Geometry `nx="250"` is misleading as it is rounded up to N*32=256.
ggruszczynski opened this issue · comments
I found that nx="250"
is misleading as it is rounded up to N*32=256.
My configuration:
./configure --enable-cpp11 --enable-rinside --with-cuda-arch=sm_60
I was running with GPU SERIAL CUDA 11.1
I was running with:
mpirun -np 1 CLB/d3q27q27_cm_cht/main some.weird.example.xml
The xml file looks like this:
<?xml version="1.0"?>
<CLBConfig version="2.0" output="output/batch_GaussianHill_same_SI_time_2100-35000000/BGK_ux_0.10e+00_k_1o100_iterations_35000_sigma_100_size_250lu/" permissive="true">
<Geometry nx="250" ny="250" nz="3">
<BGK>
<Box />
</BGK>
</Geometry>
<Model>
<Param name="nu" value="0.1666666" />
<Param name="h_stability_enhancement" value="1." />
<Param name="conductivity" value="0.010000" />
<Param name="Sigma_GH" value="100.000000" />
<Param name="cp" value="1" />
<Param name="material_density" value="1" />
<Param name="InitTemperature" value="1.0" />
<Param name="CylinderCenterX_GH" value="125.000000" />
<Param name="CylinderCenterY_GH" value="125.000000" />
<Param name="VelocityX" value="0.100000" />
</Model>
<Failcheck Iterations="1000" nx="250" ny="250" nz="3" />
<Solve Iterations="35000">
<VTK Iterations="17500" what="T,U" />
</Solve>
<Run model="d3q27q27_cm_cht_fields">
<Code version="v6.5.0-289-ge24d840" precision="double" cross="GPU" />
</Run>
</CLBConfig>
I get this error:
<Geometry nx="250" ny="250" nz="3" >
[ ] Mesh size in config file: 250x250x3
[ ] Global lattice size: 250x250x3
[ ] Max region size: 192000. Mesh size 192000. Overhead: 0%
[ ] Local lattice size: 256x250x3
[ ] Running graphics at 256x250
Due to cuda architecture, the periodic case runs on 256 cells in X direction instead of 250.
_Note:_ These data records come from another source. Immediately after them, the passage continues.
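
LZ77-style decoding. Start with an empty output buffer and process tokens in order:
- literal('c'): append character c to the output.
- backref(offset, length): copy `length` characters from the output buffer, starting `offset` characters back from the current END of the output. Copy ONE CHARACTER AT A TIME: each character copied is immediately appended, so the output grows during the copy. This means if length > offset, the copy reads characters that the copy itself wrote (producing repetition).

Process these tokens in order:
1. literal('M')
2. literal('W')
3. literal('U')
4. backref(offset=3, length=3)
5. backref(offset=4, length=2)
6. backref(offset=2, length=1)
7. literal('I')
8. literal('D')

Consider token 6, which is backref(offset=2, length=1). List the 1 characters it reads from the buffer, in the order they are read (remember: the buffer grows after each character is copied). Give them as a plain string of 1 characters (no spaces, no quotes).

Answer: U

Derivation:
Token 1: literal('M'). Output: "M"
Token 2: literal('W'). Output: "MW"
Token 3: literal('U'). Output: "MWU"
Token 4: backref(off=3, len=3). Copied 'MWU' from pos 0. Output: "MWUMWU"
Token 5: backref(off=4, len=2). Copied 'UM' from pos 2. Output: "MWUMWUUM"
Token 6: backref(off=2, len=1). Buffer before: "MWUMWUUM" (len 8)
  byte 1: read out[6]='U', append. Buffer now: "MWUMWUUMU"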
The remaining 6 cells should be of ghost-type.
It is quite an annoying issue when calibrating the case, for instance, the full roll takes 256 / velocity instead of 250 / velocity iterations). Similar issue may happen if one would try to calibrate gravity/pressure.
The paraview files are also 256x250x3.
Obviosly, one may run but it some time while to discover the issue :/
To sum up, it is easy to get tricked by nx="250"...
The x direction has to be divisible by 32 (not 16). That's due to the distribution of threads in CUDA. It is like this from the begining of TCLB and I don't see no easy way to change it now. @ggruszczynski if you have a good idea where to put it in documentation or warning - please suggest.
I know it's from the beginning of TCLB.
Can we introduce a ghost-type cells which will not influence the final result or just block attempts of running simulations other than nx=N*32?